While he recovered, Hicks had a hard time doing some of the drills his teammates were easily executing, which was extremely frustrating for a player who had averaged 30.7 points, 12.3 rebounds and 6.7 blocked shots during his senior year in high school. After his leg healed, he had to learn what it meant to play hard according to Huggins’ definition of the term. He worked in practice to focus on defense and rebounding as the Bearcats prepared to face Clemson on Dec. 22 in Anderson, S.C., and believed that he had done enough to earn additional playing time. But he never got off the bench.

After that game, the Bearcats were given a few days off to go home for Christmas. By then, Hicks had had enough and decided to quit the team.

“Keep in mind, I came to school a month after being shot,” Hicks said. “If I shoot you in the leg, can you play two months after? I quit because Huggs didn’t play me against Clemson. We had a long talk. I realized he had my back. That’s the reason you choose schools like Cincinnati. I should have red-shirted (that year). Just imagine me having one more year.”

After the win over Marquette, UC moved into the AP Top 25 for the first time that season, at No. 25. Two nights later, they faced then-No. 4 Connecticut in Hartford. They were giving the Huskies a battle when Armein Kirkland felt something pop in his left knee as he went up for a shot with just under eight minutes left in the first half. Kirkland had been playing the best game of his career, with 14 points in 12 minutes, only to see his career come to a premature end when he was diagnosed with a torn ACL.

UC went on to lose that game, 70-59, the first of five losses in its next six games. The Bearcats lost by one point to Syracuse in the first round of the Big East Tournament and were relegated to play in the National Invitation Tournament, ending their run of 14 straight NCAA Tournament appearances. After they lost to South Carolina in the NIT quarterfinals, Kennedy was hired by Ole Miss. Mick Cronin was announced as the next UC coach. Hicks was named first-team all-Big East after averaging 15.0 points and 9.7 rebounds with a school-record 113 blocked shots. He ranks 32nd in career scoring at UC with 1,231 points.

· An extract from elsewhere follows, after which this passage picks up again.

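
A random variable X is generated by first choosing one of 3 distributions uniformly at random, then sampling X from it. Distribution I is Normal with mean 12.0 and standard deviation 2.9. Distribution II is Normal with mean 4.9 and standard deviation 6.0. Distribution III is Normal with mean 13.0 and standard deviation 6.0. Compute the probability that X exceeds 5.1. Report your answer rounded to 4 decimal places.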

Following his time at UC, Hicks played professionally overseas for 12 years. He still takes great pride in being the most recent Bearcat to post a triple-double. He ranks 32nd in career scoring with 1,231 points.

“I like still holding onto that triple-double,” he said. “I will not lie. That and having the single-season shot-blocking record. I hold onto that. Hopefully one day I’ll be in the Hall of Fame at UC.

“I love UC. I know schools go through changes. I’m over my grudge because I’m a grown man. I just want to see the school get back to where it was it at. The grudges are gone.”